Guevara sentia-se na obrigação de procurar sistematizar a experiência cubana e o processo revolucionário cubano, definindo o cânon do guerrilheiro e a estratégia de guerrilha. Em tudo quanto escrevia deixava claro que a revolução cubana era o simples prelúdio da onda revolucionária que iria varrer todo o continente latino-americano. Dava como certo e seguro que as forças seculares podiam ganhar uma guerra de guerrilhas contra um exército institucional; que nem sempre se podem esperar todas as condições para a revolução, poderá ser imperativo criar um foco insurrecional e o terreno da luta armada deve ser fundamentalmente o campo. Nunca perde de vista a crítica à inoperância dos partidos comunistas e depois detalha o princípio, o desenvolvimento e o fim da guerra de guerrilhas: “No início há um grupo mais ou menos armado, mais ou menos homogéneo, que se dedica quase exclusivamente a esconder-se nos lugares mais agrestes, mantendo raros contatos com os camponeses, esse núcleo de guerrilheiros pode viver isolado, embrenhado na mata, mas a luta não pode avançar sem o apoio dos camponeses, daí o papel determinante do trabalho político”. E enfatiza de novo o guerrilheiro como um reformador social. Nos seus escritos, Guevara não ignora a existência de contradições na massa dos agricultores e camponeses, a propriedade da terra, a existência de oligarcas possuidores de grandes propriedades, o que gera aproximações interclassistas e interdependências que podem fazer hesitar a massa de agricultores e camponeses em aderir à guerrilha.

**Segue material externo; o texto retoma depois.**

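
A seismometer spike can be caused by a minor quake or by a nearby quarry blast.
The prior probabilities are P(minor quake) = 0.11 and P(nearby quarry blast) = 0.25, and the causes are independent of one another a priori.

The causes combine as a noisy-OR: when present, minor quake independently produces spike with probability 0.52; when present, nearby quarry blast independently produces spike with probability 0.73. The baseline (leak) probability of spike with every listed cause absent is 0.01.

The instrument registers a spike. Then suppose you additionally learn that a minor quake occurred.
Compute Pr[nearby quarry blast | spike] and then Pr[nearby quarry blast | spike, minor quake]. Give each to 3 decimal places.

Under noisy-OR, P(spike | causes) = 1 − (1−0.01)·∏(1−qᵢ) over the active causes.
Enumerate the 4 (minor quake, nearby quarry blast) configurations and weight by the priors:
  P(spike) = 0.01·0.89·0.75 + 0.7327·0.89·0.25 + 0.5248·0.11·0.75 + 0.871696·0.11·0.25
        = 0.006675 + 0.163026 + 0.043296 + 0.023972 = 0.236969
Configurations with nearby quarry blast contribute 0.186998, so
  P(nearby quarry blast | spike) = 0.186998 / 0.236969 ≈ 0.789

Now also conditioning on minor quake=true:
Weight on nearby quarry blast=true, given the evidence: 0.871696*0.25 = 0.217924
Denominator P(spike | minor quake): 0.5248*0.75 + 0.871696*0.25 = 0.611524
P(nearby quarry blast | spike, minor quake) = 0.217924/0.611524 ≈ 0.356

Pr[nearby quarry blast | spike] ≈ 0.789; Pr[nearby quarry blast | spike, minor quake] ≈ 0.356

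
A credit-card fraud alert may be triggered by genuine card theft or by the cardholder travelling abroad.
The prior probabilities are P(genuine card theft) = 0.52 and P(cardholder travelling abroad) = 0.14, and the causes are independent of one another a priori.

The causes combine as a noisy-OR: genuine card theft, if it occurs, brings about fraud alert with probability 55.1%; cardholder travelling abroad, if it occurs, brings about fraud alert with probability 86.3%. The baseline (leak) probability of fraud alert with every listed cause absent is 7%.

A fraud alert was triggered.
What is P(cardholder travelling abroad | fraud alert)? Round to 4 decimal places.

P(cardholder travelling abroad | fraud alert) ≈ 0.3055

Under noisy-OR, P(fraud alert | causes) = 1 − (1−0.07)·∏(1−qᵢ) over the active causes.
P(fraud alert) = 0.07×0.48×0.86 + 0.87259×0.48×0.14 + 0.58243×0.52×0.86 + 0.942793×0.52×0.14 = 0.028896 + 0.058638 + 0.260463 + 0.068635 = 0.416632
Of this, 0.127273 comes from 0.058638 + 0.068635 (the cardholder travelling abroad=true cases).
So P(cardholder travelling abroad | fraud alert) = 0.127273/0.416632 ≈ 0.3055.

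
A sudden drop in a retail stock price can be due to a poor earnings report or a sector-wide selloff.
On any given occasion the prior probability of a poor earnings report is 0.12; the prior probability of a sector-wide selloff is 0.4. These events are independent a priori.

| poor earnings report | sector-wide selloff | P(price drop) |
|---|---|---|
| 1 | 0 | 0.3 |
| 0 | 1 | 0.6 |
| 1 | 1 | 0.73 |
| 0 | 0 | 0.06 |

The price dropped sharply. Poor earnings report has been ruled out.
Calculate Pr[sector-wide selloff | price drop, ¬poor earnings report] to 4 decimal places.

Pr[sector-wide selloff | price drop, ¬poor earnings report] ≈ 0.8696

Enumerate both values of sector-wide selloff and weight by the priors:
  P(price drop | ¬poor earnings report) = 0.06×0.6 + 0.6×0.4
        = 0.036000 + 0.240000 = 0.276000
Configurations with sector-wide selloff contribute 0.240000, so
  P(sector-wide selloff | price drop, ¬poor earnings report) = 0.240000 / 0.276000 ≈ 0.8696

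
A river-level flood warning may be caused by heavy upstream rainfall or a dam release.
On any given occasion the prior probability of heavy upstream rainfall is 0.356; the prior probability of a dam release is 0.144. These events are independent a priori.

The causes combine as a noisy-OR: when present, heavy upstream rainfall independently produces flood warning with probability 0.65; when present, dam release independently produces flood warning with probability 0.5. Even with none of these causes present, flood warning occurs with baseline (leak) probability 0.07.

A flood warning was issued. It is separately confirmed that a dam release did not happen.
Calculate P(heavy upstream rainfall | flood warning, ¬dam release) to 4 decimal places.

Under noisy-OR, P(flood warning | causes) = 1 − (1−0.07)·∏(1−qᵢ) over the active causes.
P(flood warning | ¬dam release) = 0.07*0.644 + 0.6745*0.356 = 0.045080 + 0.240122 = 0.285202
Of this, 0.240122 comes from 0.6745*0.356 (the heavy upstream rainfall=true cases).
Hence the posterior is 0.240122/0.285202 ≈ 0.8419.

P(heavy upstream rainfall | flood warning, ¬dam release) ≈ 0.8419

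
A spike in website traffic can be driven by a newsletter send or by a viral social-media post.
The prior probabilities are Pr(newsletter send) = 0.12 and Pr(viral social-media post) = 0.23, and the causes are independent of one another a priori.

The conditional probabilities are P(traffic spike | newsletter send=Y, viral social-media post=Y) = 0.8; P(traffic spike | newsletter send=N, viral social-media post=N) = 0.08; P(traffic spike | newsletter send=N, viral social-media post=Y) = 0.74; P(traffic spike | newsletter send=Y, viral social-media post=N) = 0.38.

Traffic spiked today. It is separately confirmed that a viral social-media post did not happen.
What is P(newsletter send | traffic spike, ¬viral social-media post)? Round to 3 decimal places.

P(newsletter send | traffic spike, ¬viral social-media post) ≈ 0.393

Enumerate both values of newsletter send and weight by the priors:
  P(traffic spike | ¬viral social-media post) = 0.08·0.88 + 0.38·0.12
        = 0.070400 + 0.045600 = 0.116000
The terms with newsletter send present sum to 0.045600, so
  P(newsletter send | traffic spike, ¬viral social-media post) = 0.045600 / 0.116000 ≈ 0.393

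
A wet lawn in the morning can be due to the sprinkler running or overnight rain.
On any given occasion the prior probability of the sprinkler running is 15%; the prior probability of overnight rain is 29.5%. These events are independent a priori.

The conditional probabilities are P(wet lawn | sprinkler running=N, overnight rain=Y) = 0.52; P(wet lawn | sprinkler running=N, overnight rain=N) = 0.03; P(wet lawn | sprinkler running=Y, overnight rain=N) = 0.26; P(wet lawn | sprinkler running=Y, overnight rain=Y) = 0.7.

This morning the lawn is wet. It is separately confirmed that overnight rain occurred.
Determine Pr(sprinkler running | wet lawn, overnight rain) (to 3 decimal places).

By total probability over both values of sprinkler running:
  P(wet lawn | overnight rain) = 0.52·0.85 + 0.7·0.15
        = 0.442000 + 0.105000 = 0.547000
The terms with sprinkler running present sum to 0.105000, so
  P(sprinkler running | wet lawn, overnight rain) = 0.105000 / 0.547000 ≈ 0.192

Pr(sprinkler running | wet lawn, overnight rain) ≈ 0.192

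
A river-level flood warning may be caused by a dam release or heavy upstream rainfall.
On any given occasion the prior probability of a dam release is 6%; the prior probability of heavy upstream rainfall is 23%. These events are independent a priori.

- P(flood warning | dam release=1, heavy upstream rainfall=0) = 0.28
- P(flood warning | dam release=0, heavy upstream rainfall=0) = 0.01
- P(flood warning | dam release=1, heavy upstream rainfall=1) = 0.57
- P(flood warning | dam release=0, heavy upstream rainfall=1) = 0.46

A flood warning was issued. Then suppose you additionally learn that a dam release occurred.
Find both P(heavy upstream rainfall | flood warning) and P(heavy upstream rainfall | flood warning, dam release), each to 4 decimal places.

For the numerator, keep only heavy upstream rainfall=true terms: 0.099452 + 0.007866 = 0.107318
The normalizing constant is 0.01*0.94*0.77 + 0.46*0.94*0.23 + 0.28*0.06*0.77 + 0.57*0.06*0.23 = 0.127492
P(heavy upstream rainfall | flood warning) = 0.107318/0.127492 ≈ 0.8418

Now condition on the additional information:
Enumerate both values of heavy upstream rainfall and weight by the priors:
  P(flood warning | dam release) = 0.28×0.77 + 0.57×0.23
        = 0.215600 + 0.131100 = 0.346700
Keeping only the heavy upstream rainfall-present terms gives 0.131100, so
  P(heavy upstream rainfall | flood warning, dam release) = 0.131100 / 0.346700 ≈ 0.3781
— dam release explains away the evidence for heavy upstream rainfall.

P(heavy upstream rainfall | flood warning) ≈ 0.8418; P(heavy upstream rainfall | flood warning, dam release) ≈ 0.3781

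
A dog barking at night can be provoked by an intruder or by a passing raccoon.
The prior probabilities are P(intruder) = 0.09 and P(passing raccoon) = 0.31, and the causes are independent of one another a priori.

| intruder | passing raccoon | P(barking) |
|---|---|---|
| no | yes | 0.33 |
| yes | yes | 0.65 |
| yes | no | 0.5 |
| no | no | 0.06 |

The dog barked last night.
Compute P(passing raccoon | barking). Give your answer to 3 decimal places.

P(passing raccoon | barking) ≈ 0.618

P(barking) = 0.06*0.91*0.69 + 0.33*0.91*0.31 + 0.5*0.09*0.69 + 0.65*0.09*0.31 = 0.037674 + 0.093093 + 0.031050 + 0.018135 = 0.179952
Restricting to configurations with passing raccoon present: 0.093093 + 0.018135 = 0.111228.
P(passing raccoon | barking) = 0.111228 / 0.179952 ≈ 0.618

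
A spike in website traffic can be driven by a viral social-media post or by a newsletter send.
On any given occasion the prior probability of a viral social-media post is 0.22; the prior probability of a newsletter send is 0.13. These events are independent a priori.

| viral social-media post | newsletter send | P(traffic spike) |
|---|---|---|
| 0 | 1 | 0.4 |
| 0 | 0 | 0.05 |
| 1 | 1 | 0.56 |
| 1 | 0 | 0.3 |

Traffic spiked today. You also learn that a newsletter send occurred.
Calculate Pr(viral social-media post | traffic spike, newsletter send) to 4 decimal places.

Enumerate both values of viral social-media post and weight by the priors:
  P(traffic spike | newsletter send) = 0.4·0.78 + 0.56·0.22
        = 0.312000 + 0.123200 = 0.435200
The terms with viral social-media post present sum to 0.123200, so
  P(viral social-media post | traffic spike, newsletter send) = 0.123200 / 0.435200 ≈ 0.2831

Pr(viral social-media post | traffic spike, newsletter send) ≈ 0.2831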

Também os seus escritos fazem uma clara apologia ao internacionalismo, e observa que o imperialismo é um sistema mundial, a última etapa do capitalismo, por isso é preciso derrotá-lo numa grande confrontação mundial. Todos os estudiosos do guevarismo não iludem que Che tinha plena consciência que a revolução cubana não poderia permanecer isolada. O seu confronto com os partidos comunistas latino-americanos foi extremamente duro. Ainda preponderava a sombra de Estaline que dava como seguro que os países latino-americanos pelo seu atraso precisavam de modelos de governação de unidade nacional, Guevara achava-os cristalizados, totalmente incapazes de detonar focos insurrecionais, por estrita obediência a um princípio estalinista que já estava no caixote do lixo da História. Guevara também não iludia o princípio marxista do proletariado, respondendo que o camponês era o verdadeiro agente revolucionário, o que contrariava o que Marx dissera, que o camponês constituía uma “massa de produtores não envolvidos diretamente na luta entre capital e trabalho”. Guevara reconhecia as diferenças existentes sobretudo naqueles países com grandes centros urbanos, como era o caso do Brasil, da Argentina, Chile e Uruguai. Mas Guevara não aceitava a necessidade de haver guerras de guerrilha diferenciadas, postulava que a influência ideológica dos centros urbanos inibe a luta guerrilheira e incentiva as lutas de massas organizadas pacificamente, isto para regressar à ideia de que se devia contar com uma guerrilha de camponeses.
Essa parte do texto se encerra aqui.